Take, for example, automobile use. Drivers in the U.S. pay only 20-50 percent of the cost of parking, traffic services, and road construction and maintenance (de Moor and Calamai). While effective transportation is important to economic development, the fact remains that Americans drive more than necessary, with negative results such as accidents and air pollution. The massive subsidies on automobile travel make this possible.
This is not to say that subsidies are always bad. The task, rather, is to shift subsidies so that they encourage conservation rather than consumption. Subsidies should promote investment in renewable energy or tree planting, not pollution or waste.
·Environmental taxes
Taxes, like subsidies, can be shifted to better support sustainability. This has been done in many European countries. In Denmark, for example, income taxes have been lowered and replaced by higher taxes on the sale of water, fuel, coal and electricity (Brown). Such shifts are engineered such that the government receives the same amount of revenue. The only difference is that people are no longer penalized for making money, but instead for spending it on the consumption of important, finite resources.

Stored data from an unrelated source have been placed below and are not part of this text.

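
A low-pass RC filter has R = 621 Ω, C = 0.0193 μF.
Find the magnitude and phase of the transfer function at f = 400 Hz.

Step 1 — Angular frequency: ω = 2π·400 = 2513 rad/s.
Step 2 — Transfer function: H(jω) = 1/(1 + jωRC).
Step 3 — Denominator: 1 + jωRC = 1 + j·2513·621·1.93e-08 = 1 + j0.03012.
Step 4 — H = 0.9991 - j0.0301.
Step 5 — Magnitude: |H| = 0.9995 (-0.0 dB); phase: φ = -1.7°.

|H| = 0.9995 (-0.0 dB), φ = -1.7°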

Many destructive environmental activities are not yet taxed at all. If a tire manufacturer wants to calculate how much money he is going to make by selling one set of tires he will subtract his input costs (labor, overhead, raw materials, advertising, etc.) from the expected price of the tires. A resource that is not included in the price of the tires, however, is the environmental impact of the production of these tires. By filling up landfills with manufacturing waste or polluting the air with factory emissions, our natural resources are being strained. The environment is a resource the manufacturer is relying upon, but it is often not factored into the price of the finished good. Although harmful externalities are often overlooked when calculating the costs of production, society still has to pay the costs of pollution or other environmental impacts, regardless of how difficult they are to define monetarily. It is more sensible for the users of a resource to pay than for society at large to soak up the burden, especially since it is more likely to curb wasteful behavior by individuals. In addition, whatever revenue is generated through such a tax can be funneled back into the system as an incentive for business to continue to search for environmentally sustainable ways of doing business.
Environmental tax example
One example of an effective environmental tax is the U.S. Ozone Depleting Chemicals Tax (1995), which directly targeted a specific source of pollution: ozone-depleting chemicals (ODCs). Before the tax, regulation of the ODCs was costing $3 billion for a 50% reduction in production; after the tax was put in place an estimate for complete elimination of ODCs was less than $3 billion (Jackson 2001). In addition, the tax encouraged both companies and consumers to find less environmentally damaging substitutes by increasing the price of products with ODCs. The key factors in this dramatic turnaround have been the gradual and pre-announced increase in tax levels, which gives companies enough time to conduct research and develop alternatives, as well as the direct use of tax revenue for research and development into environmentally sustainable options.